Je lui demandai enfin :

"Qu'avez-vous donc, Jean ? Vous êtes malade."

Il répondit :

"Je crois bien que j'ai gagné la même maladie que Monsieur. C'est mes nuits qui perdent mes jours."

Je pensai donc qu'il y avait dans la maison une influence fiévreuse due au voisinage du fleuve et j'allais m'en aller pour deux ou trois mois, bien que nous fussions en pleine saison de chasse, quand un petit fait très bizarre, observé par hasard, amena pour moi une telle suite de découvertes invraisemblables, fantastiques, effrayantes, que je restai.

Ayant soif un soir, je bus un demi-verre d'eau et je remarquai que ma carafe, posée sur la commode en face de mon lit, était pleine jusqu'au bouchon de cristal.

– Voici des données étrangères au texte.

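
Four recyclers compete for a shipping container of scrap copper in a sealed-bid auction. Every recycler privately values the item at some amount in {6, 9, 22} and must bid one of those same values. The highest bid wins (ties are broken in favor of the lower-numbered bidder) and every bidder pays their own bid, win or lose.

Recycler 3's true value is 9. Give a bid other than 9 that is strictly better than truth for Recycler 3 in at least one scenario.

6

Suppose Recycler 1 bids 6, Recycler 2 bids 6 and Recycler 4 bids 22.
Bid 9: loses but pays 9, utility -9.
Bid 6: loses but pays 6, utility -6.
So bidding 6 beats truth here (-6 > -9).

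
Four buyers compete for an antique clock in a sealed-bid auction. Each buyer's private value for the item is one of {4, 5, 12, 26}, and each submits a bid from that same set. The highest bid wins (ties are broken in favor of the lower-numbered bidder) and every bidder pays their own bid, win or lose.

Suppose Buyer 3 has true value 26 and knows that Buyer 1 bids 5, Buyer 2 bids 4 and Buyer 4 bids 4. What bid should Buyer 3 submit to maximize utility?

12

Bid 4: loses but pays 4, utility -4.
Bid 5: loses but pays 5, utility -5.
Bid 12: wins, pays 12, utility 26 - 12 = 14.
Bid 26: wins, pays 26, utility 26 - 26 = 0.
The best choice is 12 with utility 14.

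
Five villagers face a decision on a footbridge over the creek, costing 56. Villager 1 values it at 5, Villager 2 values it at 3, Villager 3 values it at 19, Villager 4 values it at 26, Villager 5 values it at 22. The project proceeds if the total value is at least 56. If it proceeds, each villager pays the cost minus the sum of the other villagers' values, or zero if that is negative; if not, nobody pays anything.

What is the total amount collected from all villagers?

Total value 75 ≥ cost 56, so it is built.
Villager 1: others sum to 70; max(0, 56 - 70) = 0.
Villager 2: others sum to 72; max(0, 56 - 72) = 0.
Villager 3: others sum to 56; max(0, 56 - 56) = 0.
Villager 4: others sum to 49; max(0, 56 - 49) = 7.
Villager 5: others sum to 53; max(0, 56 - 53) = 3.
Total collected = 0 + 0 + 0 + 7 + 3 = 10.

10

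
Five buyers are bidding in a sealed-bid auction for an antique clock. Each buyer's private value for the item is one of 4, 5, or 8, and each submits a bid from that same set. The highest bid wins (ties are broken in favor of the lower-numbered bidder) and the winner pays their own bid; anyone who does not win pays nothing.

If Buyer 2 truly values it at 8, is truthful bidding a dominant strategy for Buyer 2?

Consider the case where Buyer 1 bids 4, Buyer 3 bids 4, Buyer 4 bids 4 and Buyer 5 bids 4.
Truthful bid 8: wins, pays 8, utility 8 - 8 = 0.
Bid 5 instead: wins, pays 5, utility 8 - 5 = 3.
Since 3 > 0, bidding 5 is strictly better here, so truthful bidding is not dominant.

No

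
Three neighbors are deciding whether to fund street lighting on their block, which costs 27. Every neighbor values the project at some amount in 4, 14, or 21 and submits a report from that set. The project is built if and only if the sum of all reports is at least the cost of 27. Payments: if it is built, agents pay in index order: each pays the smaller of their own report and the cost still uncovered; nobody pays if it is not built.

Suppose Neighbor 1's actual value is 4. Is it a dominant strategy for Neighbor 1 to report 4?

Yes

Check each profile of the others' reports and compare truth against every alternative report.
Others report (4, 14): truth gives 0, best alternative gives -10.
Others report (4, 21): truth gives 0, best alternative gives -10.
Others report (14, 4): truth gives 0, best alternative gives -10.
Others report (14, 14): truth gives 0, best alternative gives -10.
Others report (14, 21): truth gives 0, best alternative gives -10.
Others report (21, 4): truth gives 0, best alternative gives -10.
(Remaining 3 profiles checked similarly; truth is weakly best in each.)
In every case the truthful report is at least as good as any alternative, so it is a dominant strategy.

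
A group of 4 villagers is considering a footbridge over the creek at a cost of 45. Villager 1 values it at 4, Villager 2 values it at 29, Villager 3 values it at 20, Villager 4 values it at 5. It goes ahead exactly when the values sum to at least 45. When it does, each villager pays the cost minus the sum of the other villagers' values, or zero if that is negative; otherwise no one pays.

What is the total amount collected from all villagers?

23

Total value 58 ≥ cost 45, so it is built.
Villager 1: others sum to 54; max(0, 45 - 54) = 0.
Villager 2: others sum to 29; max(0, 45 - 29) = 16.
Villager 3: others sum to 38; max(0, 45 - 38) = 7.
Villager 4: others sum to 53; max(0, 45 - 53) = 0.
Total collected = 0 + 16 + 7 + 0 = 23.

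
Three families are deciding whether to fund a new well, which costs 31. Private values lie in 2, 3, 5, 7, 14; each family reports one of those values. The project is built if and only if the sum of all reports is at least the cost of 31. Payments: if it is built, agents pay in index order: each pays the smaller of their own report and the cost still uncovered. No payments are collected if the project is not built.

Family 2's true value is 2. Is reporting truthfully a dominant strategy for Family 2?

Check each profile of the others' reports and compare truth against every alternative report.
Others report (14, 14): truth gives 0, best alternative gives -1.
Others report (2, 2): truth gives 0, best alternative gives 0.
Others report (2, 3): truth gives 0, best alternative gives 0.
Others report (2, 5): truth gives 0, best alternative gives 0.
Others report (2, 7): truth gives 0, best alternative gives 0.
Others report (2, 14): truth gives 0, best alternative gives 0.
(Remaining 19 profiles checked similarly; truth is weakly best in each.)
In every case the truthful report is at least as good as any alternative, so it is a dominant strategy.

Yes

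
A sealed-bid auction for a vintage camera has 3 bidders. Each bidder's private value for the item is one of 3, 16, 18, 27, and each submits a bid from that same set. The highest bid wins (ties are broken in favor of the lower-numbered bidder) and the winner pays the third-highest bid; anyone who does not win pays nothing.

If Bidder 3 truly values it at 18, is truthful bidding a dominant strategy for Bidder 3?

No

Consider the case where Bidder 1 bids 3 and Bidder 2 bids 18.
Truthful bid 18: loses, pays 0, utility 0.
Bid 27 instead: wins, pays 3, utility 18 - 3 = 15.
Since 15 > 0, bidding 27 is strictly better here, so truthful bidding is not dominant.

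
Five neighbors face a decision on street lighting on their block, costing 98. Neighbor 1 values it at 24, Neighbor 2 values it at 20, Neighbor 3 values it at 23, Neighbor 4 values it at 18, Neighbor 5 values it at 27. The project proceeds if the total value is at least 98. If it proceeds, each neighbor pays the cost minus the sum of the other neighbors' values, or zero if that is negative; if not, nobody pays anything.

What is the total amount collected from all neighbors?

42

Total value 112 ≥ cost 98, so it is built.
Neighbor 1: others sum to 88; max(0, 98 - 88) = 10.
Neighbor 2: others sum to 92; max(0, 98 - 92) = 6.
Neighbor 3: others sum to 89; max(0, 98 - 89) = 9.
Neighbor 4: others sum to 94; max(0, 98 - 94) = 4.
Neighbor 5: others sum to 85; max(0, 98 - 85) = 13.
Total collected = 10 + 6 + 9 + 4 + 13 = 42.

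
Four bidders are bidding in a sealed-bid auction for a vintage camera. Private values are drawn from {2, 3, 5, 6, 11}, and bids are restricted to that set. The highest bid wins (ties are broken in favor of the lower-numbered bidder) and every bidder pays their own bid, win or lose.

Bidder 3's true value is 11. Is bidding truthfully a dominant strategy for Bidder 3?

No

Consider the case where Bidder 1 bids 2, Bidder 2 bids 2 and Bidder 4 bids 2.
Truthful bid 11: wins, pays 11, utility 11 - 11 = 0.
Bid 3 instead: wins, pays 3, utility 11 - 3 = 8.
Since 8 > 0, bidding 3 is strictly better here, so truthful bidding is not dominant.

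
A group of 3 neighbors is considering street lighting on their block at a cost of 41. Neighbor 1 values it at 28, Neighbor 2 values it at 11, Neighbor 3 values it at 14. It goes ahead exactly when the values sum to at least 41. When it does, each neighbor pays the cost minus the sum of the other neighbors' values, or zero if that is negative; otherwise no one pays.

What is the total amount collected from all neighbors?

Total value 53 ≥ cost 41, so it is built.
Neighbor 1: others sum to 25; max(0, 41 - 25) = 16.
Neighbor 2: others sum to 42; max(0, 41 - 42) = 0.
Neighbor 3: others sum to 39; max(0, 41 - 39) = 2.
Total collected = 16 + 0 + 2 = 18.

18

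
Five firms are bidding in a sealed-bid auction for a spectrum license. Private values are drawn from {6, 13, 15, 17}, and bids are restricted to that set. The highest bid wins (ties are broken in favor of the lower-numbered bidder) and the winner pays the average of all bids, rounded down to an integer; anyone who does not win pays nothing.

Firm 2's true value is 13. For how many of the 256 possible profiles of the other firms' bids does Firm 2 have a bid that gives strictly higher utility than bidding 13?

Others bid (6, 6, 6, 15): truth gives 0; bid 15 gives 4 > 0. Violating.
Others bid (6, 6, 6, 17): truth gives 0; bid 17 gives 3 > 0. Violating.
Others bid (6, 6, 13, 15): truth gives 0; bid 15 gives 2 > 0. Violating.
Others bid (6, 6, 13, 17): truth gives 0; bid 17 gives 2 > 0. Violating.
Others bid (6, 6, 6, 6): truth gives 6; no alternative beats it.
Others bid (6, 6, 6, 13): truth gives 5; no alternative beats it.
(Checking all 256 profiles: 71 have a profitable deviation, 185 do not.)

71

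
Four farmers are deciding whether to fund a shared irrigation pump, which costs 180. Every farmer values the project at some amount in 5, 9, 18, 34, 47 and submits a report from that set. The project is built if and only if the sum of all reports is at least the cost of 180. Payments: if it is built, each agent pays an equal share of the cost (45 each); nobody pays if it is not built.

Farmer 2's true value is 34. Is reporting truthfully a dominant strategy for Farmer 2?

Check each profile of the others' reports and compare truth against every alternative report.
Others report (5, 5, 5): truth gives 0, best alternative gives 0.
Others report (5, 5, 9): truth gives 0, best alternative gives 0.
Others report (5, 5, 18): truth gives 0, best alternative gives 0.
Others report (5, 5, 34): truth gives 0, best alternative gives 0.
Others report (5, 5, 47): truth gives 0, best alternative gives 0.
Others report (5, 9, 5): truth gives 0, best alternative gives 0.
(Remaining 119 profiles checked similarly; truth is weakly best in each.)
In every case the truthful report is at least as good as any alternative, so it is a dominant strategy.

Yes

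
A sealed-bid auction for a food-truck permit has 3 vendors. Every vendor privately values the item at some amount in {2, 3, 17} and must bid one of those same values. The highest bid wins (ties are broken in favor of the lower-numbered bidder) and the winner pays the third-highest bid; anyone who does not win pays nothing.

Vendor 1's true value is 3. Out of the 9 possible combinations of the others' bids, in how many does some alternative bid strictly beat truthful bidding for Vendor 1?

2

Others bid (2, 17): truth gives 0; bid 17 gives 1 > 0. Violating.
Others bid (17, 2): truth gives 0; bid 17 gives 1 > 0. Violating.
Others bid (2, 2): truth gives 1; no alternative beats it.
Others bid (2, 3): truth gives 1; no alternative beats it.
(Checking all 9 profiles: 2 have a profitable deviation, 7 do not.)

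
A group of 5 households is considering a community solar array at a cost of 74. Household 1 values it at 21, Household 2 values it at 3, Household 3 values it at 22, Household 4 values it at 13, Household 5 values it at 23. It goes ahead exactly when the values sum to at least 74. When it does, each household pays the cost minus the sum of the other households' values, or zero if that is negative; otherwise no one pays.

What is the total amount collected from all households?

Total value 82 ≥ cost 74, so it is built.
Household 1: others sum to 61; max(0, 74 - 61) = 13.
Household 2: others sum to 79; max(0, 74 - 79) = 0.
Household 3: others sum to 60; max(0, 74 - 60) = 14.
Household 4: others sum to 69; max(0, 74 - 69) = 5.
Household 5: others sum to 59; max(0, 74 - 59) = 15.
Total collected = 13 + 0 + 14 + 5 + 15 = 47.

47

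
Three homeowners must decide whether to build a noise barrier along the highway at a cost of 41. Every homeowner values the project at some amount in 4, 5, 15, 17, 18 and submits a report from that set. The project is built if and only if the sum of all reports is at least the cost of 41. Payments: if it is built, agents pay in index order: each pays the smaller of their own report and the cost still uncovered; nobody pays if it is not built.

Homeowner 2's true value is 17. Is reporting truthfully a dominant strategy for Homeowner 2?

No

Consider the case where Homeowner 1 reports 15 and Homeowner 3 reports 15.
Truthful report 17: project built, pays 17, utility 17 - 17 = 0.
Report 15 instead: project built, pays 15, utility 17 - 15 = 2.
Since 2 > 0, reporting 15 is strictly better here, so truthful reporting is not dominant.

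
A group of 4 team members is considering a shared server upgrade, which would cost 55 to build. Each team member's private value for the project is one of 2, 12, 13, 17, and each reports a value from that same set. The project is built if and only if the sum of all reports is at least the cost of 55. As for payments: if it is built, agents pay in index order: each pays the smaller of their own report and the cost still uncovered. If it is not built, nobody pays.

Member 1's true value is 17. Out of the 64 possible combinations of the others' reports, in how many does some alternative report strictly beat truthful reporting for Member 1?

Others report (12, 13, 17): truth gives 0; report 13 gives 4 > 0. Violating.
Others report (12, 17, 13): truth gives 0; report 13 gives 4 > 0. Violating.
Others report (12, 17, 17): truth gives 0; report 12 gives 5 > 0. Violating.
Others report (13, 12, 17): truth gives 0; report 13 gives 4 > 0. Violating.
Others report (2, 2, 2): truth gives 0; no alternative beats it.
Others report (2, 2, 12): truth gives 0; no alternative beats it.
(Checking all 64 profiles: 16 have a profitable deviation, 48 do not.)

16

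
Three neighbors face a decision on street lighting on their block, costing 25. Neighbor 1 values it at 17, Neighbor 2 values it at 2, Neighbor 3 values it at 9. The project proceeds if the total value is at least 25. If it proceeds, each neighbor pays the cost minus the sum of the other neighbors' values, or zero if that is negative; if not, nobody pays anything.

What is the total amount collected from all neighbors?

Total value 28 ≥ cost 25, so it is built.
Neighbor 1: others sum to 11; max(0, 25 - 11) = 14.
Neighbor 2: others sum to 26; max(0, 25 - 26) = 0.
Neighbor 3: others sum to 19; max(0, 25 - 19) = 6.
Total collected = 14 + 0 + 6 = 20.

20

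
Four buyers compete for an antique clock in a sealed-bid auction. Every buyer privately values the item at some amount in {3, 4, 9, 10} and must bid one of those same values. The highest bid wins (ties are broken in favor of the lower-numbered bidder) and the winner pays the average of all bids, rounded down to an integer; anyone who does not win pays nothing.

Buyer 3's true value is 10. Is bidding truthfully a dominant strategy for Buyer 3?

Consider the case where Buyer 1 bids 3, Buyer 2 bids 3 and Buyer 4 bids 3.
Truthful bid 10: wins, pays 4, utility 10 - 4 = 6.
Bid 4 instead: wins, pays 3, utility 10 - 3 = 7.
Since 7 > 6, bidding 4 is strictly better here, so truthful bidding is not dominant.

No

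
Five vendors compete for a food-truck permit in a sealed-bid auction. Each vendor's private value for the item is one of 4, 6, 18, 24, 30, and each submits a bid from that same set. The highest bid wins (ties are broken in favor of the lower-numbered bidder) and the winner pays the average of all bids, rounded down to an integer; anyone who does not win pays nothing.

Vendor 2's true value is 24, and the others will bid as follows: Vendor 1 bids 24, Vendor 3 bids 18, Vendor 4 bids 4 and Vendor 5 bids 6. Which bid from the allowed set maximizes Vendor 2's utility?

Bid 4: loses, pays 0, utility 0.
Bid 6: loses, pays 0, utility 0.
Bid 18: loses, pays 0, utility 0.
Bid 24: loses, pays 0, utility 0.
Bid 30: wins, pays 16, utility 24 - 16 = 8.
The best choice is 30 with utility 8.

30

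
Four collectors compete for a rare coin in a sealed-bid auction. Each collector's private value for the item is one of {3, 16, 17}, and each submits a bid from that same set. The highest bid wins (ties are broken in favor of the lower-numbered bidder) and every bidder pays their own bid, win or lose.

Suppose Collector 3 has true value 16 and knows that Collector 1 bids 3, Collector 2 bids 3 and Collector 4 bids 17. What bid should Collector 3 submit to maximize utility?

17

Bid 3: loses but pays 3, utility -3.
Bid 16: loses but pays 16, utility -16.
Bid 17: wins, pays 17, utility 16 - 17 = -1.
The best choice is 17 with utility -1.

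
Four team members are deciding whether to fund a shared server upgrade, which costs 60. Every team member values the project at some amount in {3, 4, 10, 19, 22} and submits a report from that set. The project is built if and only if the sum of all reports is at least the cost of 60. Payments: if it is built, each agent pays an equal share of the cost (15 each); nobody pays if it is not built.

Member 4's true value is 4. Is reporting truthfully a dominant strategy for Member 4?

Check each profile of the others' reports and compare truth against every alternative report.
Others report (19, 19, 19): truth gives -11, best alternative gives -11.
Others report (19, 19, 22): truth gives -11, best alternative gives -11.
Others report (19, 22, 19): truth gives -11, best alternative gives -11.
Others report (19, 22, 22): truth gives -11, best alternative gives -11.
Others report (22, 19, 19): truth gives -11, best alternative gives -11.
Others report (22, 19, 22): truth gives -11, best alternative gives -11.
(Remaining 119 profiles checked similarly; truth is weakly best in each.)
In every case the truthful report is at least as good as any alternative, so it is a dominant strategy.

Yes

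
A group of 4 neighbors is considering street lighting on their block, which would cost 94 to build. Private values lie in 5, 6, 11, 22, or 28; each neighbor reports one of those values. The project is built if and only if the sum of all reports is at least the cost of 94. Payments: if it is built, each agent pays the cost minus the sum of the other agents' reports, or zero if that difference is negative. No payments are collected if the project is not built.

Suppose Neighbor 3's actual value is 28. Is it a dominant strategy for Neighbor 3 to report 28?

Check each profile of the others' reports and compare truth against every alternative report.
Others report (11, 28, 28): truth gives 1, best alternative gives 0.
Others report (28, 11, 28): truth gives 1, best alternative gives 0.
Others report (28, 28, 11): truth gives 1, best alternative gives 0.
Others report (28, 28, 28): truth gives 18, best alternative gives 18.
Others report (22, 28, 28): truth gives 12, best alternative gives 12.
Others report (28, 22, 28): truth gives 12, best alternative gives 12.
(Remaining 119 profiles checked similarly; truth is weakly best in each.)
In every case the truthful report is at least as good as any alternative, so it is a dominant strategy.

Yes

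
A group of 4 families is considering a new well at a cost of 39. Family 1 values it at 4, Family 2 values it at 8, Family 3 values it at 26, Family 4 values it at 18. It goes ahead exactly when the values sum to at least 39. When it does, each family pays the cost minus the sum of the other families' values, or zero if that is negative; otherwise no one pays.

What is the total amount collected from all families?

10

Total value 56 ≥ cost 39, so it is built.
Family 1: others sum to 52; max(0, 39 - 52) = 0.
Family 2: others sum to 48; max(0, 39 - 48) = 0.
Family 3: others sum to 30; max(0, 39 - 30) = 9.
Family 4: others sum to 38; max(0, 39 - 38) = 1.
Total collected = 0 + 0 + 9 + 1 = 10.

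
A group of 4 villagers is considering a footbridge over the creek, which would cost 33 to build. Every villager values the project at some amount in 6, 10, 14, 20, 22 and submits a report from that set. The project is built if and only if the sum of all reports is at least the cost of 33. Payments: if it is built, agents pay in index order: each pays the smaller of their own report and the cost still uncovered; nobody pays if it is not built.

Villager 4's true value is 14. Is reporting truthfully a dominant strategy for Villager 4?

Check each profile of the others' reports and compare truth against every alternative report.
Others report (6, 6, 22): truth gives 14, best alternative gives 14.
Others report (6, 10, 20): truth gives 14, best alternative gives 14.
Others report (6, 10, 22): truth gives 14, best alternative gives 14.
Others report (6, 14, 14): truth gives 14, best alternative gives 14.
Others report (6, 14, 20): truth gives 14, best alternative gives 14.
Others report (6, 14, 22): truth gives 14, best alternative gives 14.
(Remaining 119 profiles checked similarly; truth is weakly best in each.)
In every case the truthful report is at least as good as any alternative, so it is a dominant strategy.

Yes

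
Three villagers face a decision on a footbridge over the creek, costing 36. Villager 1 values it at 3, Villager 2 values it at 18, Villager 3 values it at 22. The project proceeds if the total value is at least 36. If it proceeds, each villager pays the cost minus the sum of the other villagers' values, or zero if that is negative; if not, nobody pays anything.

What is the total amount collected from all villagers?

Total value 43 ≥ cost 36, so it is built.
Villager 1: others sum to 40; max(0, 36 - 40) = 0.
Villager 2: others sum to 25; max(0, 36 - 25) = 11.
Villager 3: others sum to 21; max(0, 36 - 21) = 15.
Total collected = 0 + 11 + 15 = 26.

26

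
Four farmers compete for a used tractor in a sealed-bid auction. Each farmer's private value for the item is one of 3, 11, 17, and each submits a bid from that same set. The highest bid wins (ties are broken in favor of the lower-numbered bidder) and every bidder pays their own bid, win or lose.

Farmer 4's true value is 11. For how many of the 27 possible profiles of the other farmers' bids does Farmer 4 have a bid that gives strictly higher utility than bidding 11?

Others bid (3, 3, 11): truth gives -11; bid 3 gives -3 > -11. Violating.
Others bid (3, 3, 17): truth gives -11; bid 3 gives -3 > -11. Violating.
Others bid (3, 11, 3): truth gives -11; bid 3 gives -3 > -11. Violating.
Others bid (3, 11, 11): truth gives -11; bid 3 gives -3 > -11. Violating.
Others bid (3, 3, 3): truth gives 0; no alternative beats it.
(Checking all 27 profiles: 26 have a profitable deviation, 1 does not.)

26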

J'eus, pendant la nuit, un de ces réveils affreux dont je viens de vous parler. J'allumai ma bougie, en proie à une épouvantable angoisse, et, comme je voulus boire de nouveau, je m'aperçus avec stupeur que ma carafe était vide. Je n'en pouvais croire mes yeux. Ou bien on était entré dans ma chambre, ou bien j'étais somnambule.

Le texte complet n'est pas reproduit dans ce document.